Caso se arrasta há cerca de uma década

Segundo informações da Prefeitura de Concórdia, o problema teria começado há aproximadamente dez anos, quando a moradora do apartamento, uma mulher de 73 anos, possuía apenas dois gatos. Com o passar do tempo, a reprodução sem controle populacional fez o número de animais crescer de forma contínua.

Relatos de autoridades e protetores independentes indicam que, ao longo dos anos, foram feitas diversas tentativas de auxílio, incluindo ofertas de castração e encaminhamento para adoção. No entanto, essas alternativas não teriam sido aceitas pela tutora dos animais.

Em setembro de 2025, um levantamento da Secretaria Municipal de Meio Ambiente apontou a presença de mais de 400 gatos no imóvel. Já durante a vistoria mais recente, os técnicos conseguiram contabilizar 119 felinos, embora tenham destacado que a quantidade exata não pôde ser confirmada devido às dificuldades de acesso e à dispersão dos animais pelos cômodos.

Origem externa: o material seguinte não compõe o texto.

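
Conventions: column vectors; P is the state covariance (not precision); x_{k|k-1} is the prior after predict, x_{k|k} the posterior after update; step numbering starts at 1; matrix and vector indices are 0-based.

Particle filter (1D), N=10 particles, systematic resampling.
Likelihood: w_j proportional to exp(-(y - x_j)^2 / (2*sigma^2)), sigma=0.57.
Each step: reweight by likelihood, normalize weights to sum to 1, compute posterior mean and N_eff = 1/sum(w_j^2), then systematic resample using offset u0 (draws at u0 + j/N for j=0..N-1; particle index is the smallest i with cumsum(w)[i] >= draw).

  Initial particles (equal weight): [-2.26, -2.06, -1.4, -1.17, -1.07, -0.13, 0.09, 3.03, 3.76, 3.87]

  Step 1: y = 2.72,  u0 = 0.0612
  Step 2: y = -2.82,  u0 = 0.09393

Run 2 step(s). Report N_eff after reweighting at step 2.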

Animais apresentavam sinais de doenças

O laudo também descreve um quadro preocupante em relação à saúde dos gatos. Muitos estavam escondidos em móveis, armários e outros espaços do apartamento, apresentando comportamento assustado e, em alguns casos, agressivo.

Entre os problemas identificados estavam lesões na cavidade oral, infestações por parasitas, quadros de diarreia, emagrecimento acentuado, presença de pulgas e piolhos, além de suspeitas de doenças transmissíveis. Conforme entidades que acompanham a situação, alguns animais apresentavam ferimentos tão severos que tinham dificuldade até mesmo para se alimentar.

O caso segue sendo acompanhado pelos órgãos competentes, que trabalham na retirada gradual dos animais, avaliação veterinária, tratamento e encaminhamento para adoção responsável. As autoridades também buscam garantir condições adequadas para a recuperação dos felinos e a segurança das equipes envolvidas nas operações.